Omissão da Prefeitura de São Luís
A investigação apontou que a Prefeitura não vem cumprindo a obrigação legal de transferir ao fundo 10% do Imposto de Renda Retido na Fonte (IRRF) dos servidores municipais. Essa omissão não é isolada, mas se repetiu ao longo de mais de uma década, configurando um desmonte programado da política de atendimento às crianças e adolescentes.
Impacto direto na infância e juventude
A falta de repasses já comprometeu editais e programas essenciais. Em 2025, por exemplo, a Lei Orçamentária destinou R$ 14,7 milhões ao fundo, mas nenhum recurso foi liberado até agora. Entre as consequências estão:
Paralisação de projetos de atendimento a crianças em situação de rua;
Suspensão de programas de combate à exploração sexual e ao trabalho infantil;
Falta de recursos para acolhimento institucional e familiar;
Prejuízos a adolescentes em processo de desligamento dessas unidades.
Também foram afetadas campanhas de prevenção, capacitação de conselheiros tutelares, realização da Conferência Municipal da Criança e do Adolescente e execução de diagnósticos importantes, como o Plano pela Primeira Infância.
Denúncias de entidades sociais
Organizações da sociedade civil denunciaram que dezenas de projetos aprovados em editais ficaram sem receber recursos.

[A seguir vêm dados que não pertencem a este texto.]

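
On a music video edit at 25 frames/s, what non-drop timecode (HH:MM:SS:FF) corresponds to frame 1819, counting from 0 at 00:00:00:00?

1819 ÷ 25 = 72 full seconds, remainder 19 frames.
72 s = 0 h 1 min 12 s.
Timecode: 00:01:12:19.

00:01:12:19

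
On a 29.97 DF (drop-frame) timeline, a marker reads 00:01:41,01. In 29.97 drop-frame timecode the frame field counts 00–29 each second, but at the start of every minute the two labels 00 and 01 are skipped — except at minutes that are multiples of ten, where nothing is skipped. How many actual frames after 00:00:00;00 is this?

As if non-drop at 30 labels/s: (0 × 3600 + 1 × 60 + 41) × 30 + 1 = 3031.
Minute boundaries passed: 1; those not divisible by 10: 1 − 0 = 1; dropped labels = 2 × 1 = 2.
Actual frame index = 3031 − 2 = 3029.

3029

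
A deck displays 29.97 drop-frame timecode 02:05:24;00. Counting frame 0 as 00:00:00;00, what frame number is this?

Complete 10-minute blocks: 12, each 17982 frames → 215784.
Remaining 5 whole minutes in the current block: 1800 + 4 × 1798 = 8992 frames.
Within the current minute: 24 × 30 + 0 − 2 = 718 (labels ;00/;01 skipped at this minute). Total = 215784 + 8992 + 718 = 225494.

225494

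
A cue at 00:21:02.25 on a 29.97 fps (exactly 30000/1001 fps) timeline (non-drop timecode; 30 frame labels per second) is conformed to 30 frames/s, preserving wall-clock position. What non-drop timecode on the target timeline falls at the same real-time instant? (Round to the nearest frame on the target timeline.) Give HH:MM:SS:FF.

00:21:04:03

Source frame index: (0×3600 + 21×60 + 2) × 30 + 25 = 37885.
Real time: 37885 / (30000/1001) = 7584577/6000 s.
Target frame: (7584577/6000) × (30) = 7584577/200 ≈ 37922.885 → 37923.
At 30 labels/s: frame 37923 → 00:21:04:03.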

Em 2023, apenas 24 das 43 iniciativas aprovadas tiveram acesso ao financiamento, deixando centenas de crianças e adolescentes sem o atendimento planejado.
O Fórum Maranhense de ONGs em Defesa dos Direitos da Criança e do Adolescente reforçou que a omissão desestruturou a rede de proteção e abalou a confiança de parceiros e doadores.
Pedido do Ministério Público
Na ação, o MPMA pede que a Justiça determine:
A regularização imediata dos repasses;
A devolução integral dos valores retidos desde 2012;
A condenação da Prefeitura por danos coletivos e sociais.
Para o órgão, a conduta da gestão municipal fere diretamente o princípio constitucional da prioridade absoluta da infância e juventude, previsto na Constituição Federal e no Estatuto da Criança e do Adolescente (ECA).